The Lion's Mane jellyfish, which can cause anaphylactic shock and death, forced warning notices on beaches on the southside of the city last week that are still in place.
Now Fingal Council has put a red flag on Claremont beach after council staff removed several of the dangerous jellyfish from the area.
Swimmers were also banned from four beaches along the Dublin coast yesterday because of contaminated water.
On the southside, Dun Laoghaire-Rathdown Council issued bathing ban notices along the shore at Blackrock Baths because of the poor water quality.
A council spokesperson said the water on all other beaches in the council area was "excellent".

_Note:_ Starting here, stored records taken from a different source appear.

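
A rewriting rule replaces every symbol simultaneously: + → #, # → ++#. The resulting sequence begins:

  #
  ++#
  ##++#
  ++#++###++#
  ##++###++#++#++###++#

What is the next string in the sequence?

φ(##++###++#++#++###++#) expands symbol-by-symbol to ++# ++# # # ++# ++# ++# # # ++# # # ++# # # ++# ++# ++# # # ++#; joining the 21 pieces gives the next term.

++#++###++#++#++###++###++###++#++#++###++#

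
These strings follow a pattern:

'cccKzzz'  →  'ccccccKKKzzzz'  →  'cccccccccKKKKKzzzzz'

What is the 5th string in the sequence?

The n-th term is 3n c's then 2n-1 K's then n+2 z's (n = 1, 2, …).
For term 5, n = 5, so the run lengths are 15, 9, 7.

cccccccccccccccKKKKKKKKKzzzzzzz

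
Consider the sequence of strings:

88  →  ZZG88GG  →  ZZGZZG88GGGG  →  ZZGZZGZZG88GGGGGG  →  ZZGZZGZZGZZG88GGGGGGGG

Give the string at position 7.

Each term wraps the previous one in ZZG on the left and GG on the right.
From ZZGZZGZZGZZG88GGGGGGGG, 2 further steps: ZZGZZGZZGZZG88GGGGGGGG → ZZGZZGZZGZZGZZG88GGGGGGGGGG → (answer).

ZZGZZGZZGZZGZZGZZG88GGGGGGGGGGGG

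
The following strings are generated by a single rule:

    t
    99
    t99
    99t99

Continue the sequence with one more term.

t9999t99

Each term (from the third on) is the two preceding terms concatenated in order: term 3 = t·99 = t99.
The next term joins t99 and 99t99.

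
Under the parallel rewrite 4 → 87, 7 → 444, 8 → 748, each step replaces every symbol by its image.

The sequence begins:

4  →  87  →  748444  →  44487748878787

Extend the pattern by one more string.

87878774844444487748748444748444748444

Replace each of the 14 characters of 44487748878787 in place — 87 87 87 748 444 444 87 748 748 444 748 444 748 444 — and concatenate.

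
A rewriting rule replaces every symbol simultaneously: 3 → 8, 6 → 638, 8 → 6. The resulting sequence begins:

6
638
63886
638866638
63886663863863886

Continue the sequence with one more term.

Replace each of the 17 characters of 63886663863863886 in place — 638 8 6 6 638 638 638 8 6 638 8 6 638 8 6 6 638 — and concatenate.

6388666386386388663886638866638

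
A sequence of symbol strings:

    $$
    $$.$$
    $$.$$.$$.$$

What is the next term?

Each string is two copies of the previous one joined by '.'.
Doubling $$.$$.$$.$$ with '.' between the halves:

$$.$$.$$.$$.$$.$$.$$.$$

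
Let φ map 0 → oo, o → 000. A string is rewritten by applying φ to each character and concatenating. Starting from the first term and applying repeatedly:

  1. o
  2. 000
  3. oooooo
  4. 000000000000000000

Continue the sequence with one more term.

φ(000000000000000000) expands symbol-by-symbol to oo oo oo oo oo oo oo oo oo oo oo oo oo oo oo oo oo oo; joining the 18 pieces gives the next term.

oooooooooooooooooooooooooooooooooooo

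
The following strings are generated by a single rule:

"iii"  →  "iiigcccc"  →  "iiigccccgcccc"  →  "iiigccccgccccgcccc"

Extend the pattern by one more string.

Every step adds gcccc to the end: s(k+1) = s(k)·gcccc.
Applying this once more to iiigccccgccccgcccc:

iiigccccgccccgccccgcccc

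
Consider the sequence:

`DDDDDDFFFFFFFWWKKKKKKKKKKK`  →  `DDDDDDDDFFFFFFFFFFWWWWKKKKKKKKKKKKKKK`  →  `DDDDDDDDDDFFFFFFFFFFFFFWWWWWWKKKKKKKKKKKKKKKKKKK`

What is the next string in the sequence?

The n-th term is 2n+2 D's then 3n+1 F's then 2n-2 W's then 4n+3 K's, where the shown terms are n = 2, 3, 4.
Setting n = 5 gives 12, 16, 8, 23 characters in each block.

DDDDDDDDDDDDFFFFFFFFFFFFFFFFWWWWWWWWKKKKKKKKKKKKKKKKKKKKKKK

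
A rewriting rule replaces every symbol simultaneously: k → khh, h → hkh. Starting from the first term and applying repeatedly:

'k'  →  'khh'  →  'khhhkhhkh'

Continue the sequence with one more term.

Rewriting each symbol of khhhkhhkh: k→khh, h→hkh, h→hkh, h→hkh, k→khh, h→hkh, h→hkh, k→khh, h→hkh, which concatenates to khh hkh hkh hkh khh hkh hkh khh hkh.

khhhkhhkhhkhkhhhkhhkhkhhhkh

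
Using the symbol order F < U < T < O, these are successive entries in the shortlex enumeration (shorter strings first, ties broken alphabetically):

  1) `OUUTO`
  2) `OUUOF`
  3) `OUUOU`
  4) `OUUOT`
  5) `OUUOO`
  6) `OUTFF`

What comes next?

Find the rightmost character of OUTFF below O, bump it to the next letter, and reset everything to its right to F.

OUTFU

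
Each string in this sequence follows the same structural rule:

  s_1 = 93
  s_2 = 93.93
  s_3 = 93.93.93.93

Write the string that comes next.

93.93.93.93.93.93.93.93

s(k+1) = s(k)·.·s(k) — each term doubles the last with '.' between the halves.
So the next term is two copies of 93.93.93.93 with '.' between the halves.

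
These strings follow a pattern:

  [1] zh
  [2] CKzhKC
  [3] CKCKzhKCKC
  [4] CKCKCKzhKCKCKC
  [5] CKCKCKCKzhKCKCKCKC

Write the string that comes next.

Each term wraps the previous one in CK on the left and KC on the right.
So the next term is CK·CKCKCKCKzhKCKCKCKC·KC.

CKCKCKCKCKzhKCKCKCKCKC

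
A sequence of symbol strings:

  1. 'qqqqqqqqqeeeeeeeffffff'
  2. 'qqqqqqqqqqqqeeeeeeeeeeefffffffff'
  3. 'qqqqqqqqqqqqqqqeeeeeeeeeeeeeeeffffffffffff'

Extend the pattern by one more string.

qqqqqqqqqqqqqqqqqqeeeeeeeeeeeeeeeeeeefffffffffffffff

Reading off run lengths: q runs 9, 12, 15; e runs 7, 11, 15; f runs 6, 9, 12 — each is linear in n, where the shown terms are n = 2, 3, 4.
Setting n = 5 gives 18, 19, 15 characters in each block.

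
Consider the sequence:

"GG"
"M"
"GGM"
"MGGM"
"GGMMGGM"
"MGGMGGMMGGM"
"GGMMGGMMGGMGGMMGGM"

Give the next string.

MGGMGGMMGGMGGMMGGMMGGMGGMMGGM

Each term (from the third on) is the two preceding terms concatenated in order: term 3 = GG·M = GGM.
The next term joins MGGMGGMMGGM and GGMMGGMMGGMGGMMGGM.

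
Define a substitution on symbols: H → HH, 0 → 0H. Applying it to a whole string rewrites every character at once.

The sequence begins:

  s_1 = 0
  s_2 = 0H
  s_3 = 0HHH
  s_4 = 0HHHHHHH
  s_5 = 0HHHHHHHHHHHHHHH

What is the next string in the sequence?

0HHHHHHHHHHHHHHHHHHHHHHHHHHHHHHH

Applying the rule to each of the 16 symbols of 0HHHHHHHHHHHHHHH gives the pieces 0H HH HH HH HH HH HH HH HH HH HH HH HH HH HH HH, which concatenate to the answer.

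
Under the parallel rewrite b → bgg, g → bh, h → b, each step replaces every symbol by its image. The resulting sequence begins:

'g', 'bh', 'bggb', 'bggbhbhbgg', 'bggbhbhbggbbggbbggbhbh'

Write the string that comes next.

bggbhbhbggbbggbbggbhbhbggbggbhbhbggbggbhbhbggbbggb

Replace each of the 22 characters of bggbhbhbggbbggbbggbhbh in place — bgg bh bh bgg b bgg b bgg bh bh bgg bgg bh bh bgg bgg bh bh bgg b bgg b — and concatenate.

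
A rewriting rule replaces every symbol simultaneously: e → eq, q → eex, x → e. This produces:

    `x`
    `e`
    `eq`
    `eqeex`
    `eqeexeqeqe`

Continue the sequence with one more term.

Apply φ to eqeexeqeqe symbol by symbol: e→eq, q→eex, e→eq, e→eq, x→e, e→eq, q→eex, e→eq, q→eex, e→eq; joined: eq eex eq eq e eq eex eq eex eq.

eqeexeqeqeeqeexeqeexeq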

She added that sample results were due back tomorrow and if these met standards the ban would be lifted.
Dublin City Council has also issued swimming ban notices for Sandymount and Merrion beaches.
On the northside, Fingal Council has issued warnings to swimmers at Malahide beach.
A council spokesperson said there was a permanent red flag at Malahide beach because of the dangers of the nearby channel and boat traffic, so swimmers should never use this beach.
She pointed out, however, that swimmers at Low Rock and High Rock, between Portmarnock and Malahide, should also be aware of the water contamination.
The spokesperson explained that ban notices were only placed on designated beaches with lifeguards. Low Rock and High Rock were not designated but were still popular swimming areas and the Malahide contamination would affect these two points as well.
She said the ban had been put in place because of the high level of contamination in the water, which was thought to be due to a "sewer overflow".
The ban will last for 72 hours and the HSE has been notified to arrange further sampling.
Last week, warning notices were put on Sandycove, Killiney and Seapoint beaches after 77 Lion's Mane jellyfish were removed from Sandycove by council workers.
The jellyfish have hundreds of long, hair-like tentacles and their sting can cause "excruciating pain" to bathers.
In extreme cases they can cause anaphylactic shock and death.
More common symptoms include nausea, vomiting and respiratory distress.
People are being urged to swim in lifeguarded areas only.
They should seek medical attention for anything other than minor symptoms where they are stung.